Yesterday's switch-on means that BBC Radios 1, 2, 3, 4 and 5-Live, which are transmitted via conventional analogue delivery on AM and FM, will also be available on the new digital system. The corporation also announced a further digital network that will broadcast sport, live coverage of Parliament and selected World Service programmes.

However, despite the acknowledged benefits of digital technology, the vast majority of listeners will be unable to share in this latest radio revolution for several years.

To receive the improved signals, consumers will have to invest in special equipment that is only at the prototype stage. As it becomes more freely available over the next two to three years, prices are expected to fall from current levels of between pounds 500 and pounds 700.

Ms Forgan accepted that providing listeners with an incentive to pay for the new receivers would be a challenge, but said the BBC had to move ahead of the market if it was to fulfil its public service obligations to drive radio forward into the next century. The corporation will spend pounds 10m putting the appropriate transmitters in place and an initial further pounds 50,000 on new programmes.

Electronics manufacturers would not be prepared to invest in the new technology unless somebody was already out there broadcasting. "There is logjam at the moment and it is the BBC's job to free it up ... measured risk-taking by the BBC will help prime this market."

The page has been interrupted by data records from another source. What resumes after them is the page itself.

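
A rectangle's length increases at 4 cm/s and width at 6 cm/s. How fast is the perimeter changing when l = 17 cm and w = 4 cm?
20 cm/s

P = 2(l + w)
dP/dt = 2(dl/dt + dw/dt) = 2(4 + 6) = 20 cm/s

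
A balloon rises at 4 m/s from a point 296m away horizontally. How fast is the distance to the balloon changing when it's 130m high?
260√26129/26129 ≈ 1.608 m/s

z² = 296² + y²
z = √(296² + 130²) = 2√26129
dz/dt = y/z · dy/dt = 130/(2√26129) · 4 = 260√26129/26129 ≈ 1.608 m/s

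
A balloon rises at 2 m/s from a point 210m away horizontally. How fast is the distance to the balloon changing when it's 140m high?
4√13/13 ≈ 1.109 m/s

z² = 210² + y²
z = √(210² + 140²) = 70√13
dz/dt = y/z · dy/dt = 140/(70√13) · 2 = 4√13/13 ≈ 1.109 m/s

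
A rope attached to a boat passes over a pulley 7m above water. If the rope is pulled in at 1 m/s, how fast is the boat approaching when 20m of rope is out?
20√39/117 ≈ 1.068 m/s

rope² = x² + 7²
x = √(20² - 7²) = 3√39
dx/dt = (rope/x) · d(rope)/dt = (20/(3√39)) · (-1) = -20√39/117 m/s
The boat approaches at 20√39/117 ≈ 1.068 m/s.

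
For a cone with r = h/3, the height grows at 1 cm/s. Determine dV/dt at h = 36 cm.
144π cm³/s

V = (1/3)π(h/3)²h = πh³/27
dV/dt = πh²/9 · 1
At h = 36: dV/dt = 144π cm³/s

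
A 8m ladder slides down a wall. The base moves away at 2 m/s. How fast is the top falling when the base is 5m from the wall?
10√39/39 ≈ 1.601 m/s

x² + y² = 8²
2x·dx/dt + 2y·dy/dt = 0
dy/dt = -x/y · dx/dt = -5/√39 · 2 = -10√39/39 m/s
The top is descending at 10√39/39 ≈ 1.601 m/s.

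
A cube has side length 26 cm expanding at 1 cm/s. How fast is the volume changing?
2028 cm³/s

V = s³
dV/dt = 3s² · ds/dt = 3·26²·1 = 2028 cm³/s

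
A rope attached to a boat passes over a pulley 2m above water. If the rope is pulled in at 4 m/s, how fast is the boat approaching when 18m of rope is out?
9√5/5 ≈ 4.025 m/s

rope² = x² + 2²
x = √(18² - 2²) = 8√5
dx/dt = (rope/x) · d(rope)/dt = (18/(8√5)) · (-4) = -9√5/5 m/s
The boat approaches at 9√5/5 ≈ 4.025 m/s.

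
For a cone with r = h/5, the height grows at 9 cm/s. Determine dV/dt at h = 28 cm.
7056π/25 cm³/s

V = (1/3)π(h/5)²h = πh³/75
dV/dt = πh²/25 · 9
At h = 28: dV/dt = 7056π/25 cm³/s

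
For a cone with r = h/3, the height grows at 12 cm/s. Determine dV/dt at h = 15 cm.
300π cm³/s

V = (1/3)π(h/3)²h = πh³/27
dV/dt = πh²/9 · 12
At h = 15: dV/dt = 300π cm³/s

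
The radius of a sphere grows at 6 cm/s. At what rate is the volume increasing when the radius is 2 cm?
96π cm³/s

V = (4/3)πr³
dV/dt = dV/dr · dr/dt = 4πr² · 6
At r = 2: dV/dt = 96π cm³/s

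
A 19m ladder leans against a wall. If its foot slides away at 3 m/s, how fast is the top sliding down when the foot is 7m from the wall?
7√78/52 ≈ 1.189 m/s

x² + y² = 19²
2x·dx/dt + 2y·dy/dt = 0
dy/dt = -x/y · dx/dt = -7/(2√78) · 3 = -7√78/52 m/s
The top is descending at 7√78/52 ≈ 1.189 m/s.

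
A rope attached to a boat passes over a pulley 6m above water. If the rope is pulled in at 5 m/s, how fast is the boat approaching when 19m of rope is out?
19√13/13 ≈ 5.27 m/s

rope² = x² + 6²
x = √(19² - 6²) = 5√13
dx/dt = (rope/x) · d(rope)/dt = (19/(5√13)) · (-5) = -19√13/13 m/s
The boat approaches at 19√13/13 ≈ 5.27 m/s.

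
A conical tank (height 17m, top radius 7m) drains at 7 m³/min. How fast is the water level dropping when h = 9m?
289/(567π) ≈ 0.1622 m/min

r/h = 7/17, so r = (7/17)h
V = (1/3)πr²h = (1/3)π((7/17)h)²h = (49/867)πh³
dV/dh = (49/289)πh²
dh/dt = (dV/dt)/(dV/dh) = -7/((49/289)π·9²) = -289/(567π) m/min
The level is dropping at 289/(567π) ≈ 0.1622 m/min.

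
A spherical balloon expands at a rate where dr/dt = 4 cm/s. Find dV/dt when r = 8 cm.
1024π cm³/s

V = (4/3)πr³
dV/dt = dV/dr · dr/dt = 4πr² · 4
At r = 8: dV/dt = 1024π cm³/s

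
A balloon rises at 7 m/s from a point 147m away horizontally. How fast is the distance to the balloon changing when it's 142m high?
994√41773/41773 ≈ 4.863 m/s

z² = 147² + y²
z = √(147² + 142²) = √41773
dz/dt = y/z · dy/dt = 142/√41773 · 7 = 994√41773/41773 ≈ 4.863 m/s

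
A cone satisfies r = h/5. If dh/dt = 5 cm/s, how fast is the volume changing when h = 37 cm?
1369π/5 cm³/s

V = (1/3)π(h/5)²h = πh³/75
dV/dt = πh²/25 · 5
At h = 37: dV/dt = 1369π/5 cm³/s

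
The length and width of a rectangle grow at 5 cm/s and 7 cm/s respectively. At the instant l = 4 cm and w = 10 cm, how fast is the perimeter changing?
24 cm/s

P = 2(l + w)
dP/dt = 2(dl/dt + dw/dt) = 2(5 + 7) = 24 cm/s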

The other factor militating against widespread listener uptake will be its availability across the country. The initial DAB service broadcast from five transmitters will be restricted to Greater London and the M25. By March 1998, a further 22 transmitters will come on line, broadening coverage to 60 per cent of the population. However, the remote mountainous areas of Wales and Scotland, which experience the most acute reception difficulties and would therefore benefit most from DAB, will not be served in the immediate future.

Glyn Jones, managing director of DAB, said the BBC would use the system's bedding-in period to experiment with the types of service it would like to provide. The technology also allows for the transmission of text, data and pictures to accompany the item.

A new "audio-on-demand" service unique to DAB called BBC NOW, Mr Jones added, would begin next year. This would be a 24-hour information channel based on a rolling 10-minute package of news and business headlines, sport, weather, traffic and other programme information. If developed fully, listeners will be able to select which type of information they are interested in receiving, rather than relying on the broadcaster's schedule.